Preheat the oven to 325 degrees. (If you have an oven that has a “convection roast” setting—which we do, in our current rental house—use that instead of “bake.”) Remove the chicken from the refrigerator.
Coarsely chop the herbs and scallion, and place in a small bowl. Add a tablespoon each of sea salt, pepper, and olive oil, and stir to combine. Rub the mixture into the chicken’s cavity. Rub the rest under the skin on the breast. Make sure you don’t tear the skin; leave it intact if at all possible. Put the garlic and lemon slices in the cavity, and tie the legs together with kitchen twine.

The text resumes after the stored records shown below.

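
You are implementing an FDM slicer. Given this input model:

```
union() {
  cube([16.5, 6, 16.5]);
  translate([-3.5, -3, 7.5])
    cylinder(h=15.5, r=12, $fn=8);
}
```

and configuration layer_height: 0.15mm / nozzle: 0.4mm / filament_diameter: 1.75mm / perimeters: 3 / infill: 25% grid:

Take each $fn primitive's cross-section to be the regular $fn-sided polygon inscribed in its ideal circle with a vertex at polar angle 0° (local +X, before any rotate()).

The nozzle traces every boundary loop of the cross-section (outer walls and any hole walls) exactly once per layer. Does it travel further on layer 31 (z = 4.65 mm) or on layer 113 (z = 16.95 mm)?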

In a small saucepan, melt the butter with a little of the reserved chicken fat over low heat. With a basting brush, coat the skin of the chicken with some of the butter and fat. Season with more pepper.
(I’m going to insert this at the beginning: you will baste the chicken frequently, so be sure you’ve set aside time to babysit it. Brush on the leftover butter/chicken fat mixture at first, and then, as the chicken begins to roast and render its fat, you can just dip the brush in the fat in the bottom of the pan and use that. Baste it as often as you like, at least every 30 minutes or so—every 15 or 20 is even better. I also turned the chicken around in the oven each time I basted, to ensure both sides were cooked the same.)

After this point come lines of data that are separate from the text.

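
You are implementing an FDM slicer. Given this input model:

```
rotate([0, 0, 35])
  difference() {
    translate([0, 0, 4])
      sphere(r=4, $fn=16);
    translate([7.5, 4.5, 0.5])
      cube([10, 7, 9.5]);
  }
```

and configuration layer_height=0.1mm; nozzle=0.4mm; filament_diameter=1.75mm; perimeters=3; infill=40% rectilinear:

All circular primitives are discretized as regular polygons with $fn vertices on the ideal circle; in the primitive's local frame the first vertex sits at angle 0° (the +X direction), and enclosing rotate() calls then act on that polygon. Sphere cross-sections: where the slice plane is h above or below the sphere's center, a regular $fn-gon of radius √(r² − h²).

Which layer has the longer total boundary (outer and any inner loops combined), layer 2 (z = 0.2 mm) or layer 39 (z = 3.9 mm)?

Layer 2 (z = 0.2): the r=4 sphere slices to a regular 16-gon of circumradius 1.249 (√(r²−h²) with h=3.8 from center) (perimeter = 2·16·1.249·sin(180°/16) = 7.80 mm); the cube at (7.5, 4.5) is absent (z outside [0.5, 10]); Subtracting the remaining from the first: none of the subtracted shapes is present at this height, so the r=4 sphere is unchanged — boundary = 7.80 mm; (whole slice rotated 35° about Z — lengths, areas and connectivity unchanged). So its perimeter = 7.80 mm. Layer 39 (z = 3.9): the sphere: section is a regular 16-gon, circumradius = √(r²−h²) = √(4²−0.1²) = 3.999 (perimeter = 2·16·3.999·sin(180°/16) = 24.96 mm); the cube at (7.5, 4.5) (footprint 10×7) is included at this height (perimeter 34.00 mm); Taking the first minus the rest: starting from the r=4 sphere, the 10×7 cube at (7.5, 4.5) misses the remaining region (no effect) — boundary = 24.96 mm; (rotated 35° about Z; rotation is an isometry so areas/perimeters/island counts are preserved). So its perimeter = 24.96 mm. Layer 39 is larger (24.96 vs 7.80 mm).

layer 39 (z = 3.9 mm)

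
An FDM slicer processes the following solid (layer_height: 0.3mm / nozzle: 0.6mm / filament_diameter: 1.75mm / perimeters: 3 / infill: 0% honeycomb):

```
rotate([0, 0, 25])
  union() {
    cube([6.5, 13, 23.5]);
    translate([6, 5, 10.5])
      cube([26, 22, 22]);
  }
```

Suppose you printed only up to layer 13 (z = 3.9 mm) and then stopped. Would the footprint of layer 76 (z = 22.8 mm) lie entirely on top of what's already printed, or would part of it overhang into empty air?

Compare the two slices. At z = 3.9: the cube (footprint 6.5×13) is included at this height (area 84.50 mm²); the cube at (6, 5) is absent (z outside [10.5, 32.5]); Merging all regions: only the 6.5×13 cube is present, so the union is just that shape — area = 84.50 mm²; (whole slice rotated 25° about Z — lengths, areas and connectivity unchanged). At z = 22.8: the 6.5×13 cube contributes its full rectangle (area 84.50 mm²); the cube at (6, 5) (footprint 26×22) is included at this height (area 572.00 mm²); Combining (union): the regions partially overlap — summed areas 656.50 mm² minus the doubly-counted overlap 4.00 mm² gives 652.50 mm² — area = 652.50 mm²; (rotated 25° about Z; rotation is an isometry so areas/perimeters/island counts are preserved). Checking containment: at z = 22.8 the cross-section extends beyond the z = 3.9 cross-section by about 568.00 mm².

part overhangs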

Place the chicken on a rack in a roasting pan, add a little water just to cover the bottom, and roast for 1 hour and 50 minutes, or until juices run clear. You can tip up the chicken on one end and see whether the juices that run out are still cloudy. My bird was just baaaarely all done, so if you’re a little nervous, you might want to leave it in a little longer. Or, conversely, if it’s a smaller bird, take it out a little sooner.
Frank Stitt says to remove the bird to a platter and place, breast side down, under foil for 15 minutes before carving. I just pulled the whole rack out, put it on the platter, and tented foil over that, and it worked just fine.
Tip up roasting pan (carefully if it’s still hot) and with a soup spoon, dip out as much fat as you can. Do leave a bit in there, though. Discard fat. Put roasting pan on the stove and turn on the burner to medium-low. Whisk in Dijon mustard and stir well to combine, as well as to scrape up the brown bits on the bottom of the pan. Add warmed half-and-half and keep whisking and scraping. Let it boil for a few minutes, just until it’s slightly thickened. Turn off the heat and whisk in the tablespoon of butter. Pour into a gravy boat or a creamer pitcher. Serve drizzled over chicken.
I served this with sautéed Brussels sprouts and Martha Stewart's Roasted Fingerling Potatoes with Seasoned Salt. It was the best roast chicken I've ever had, and D said it was for him, too.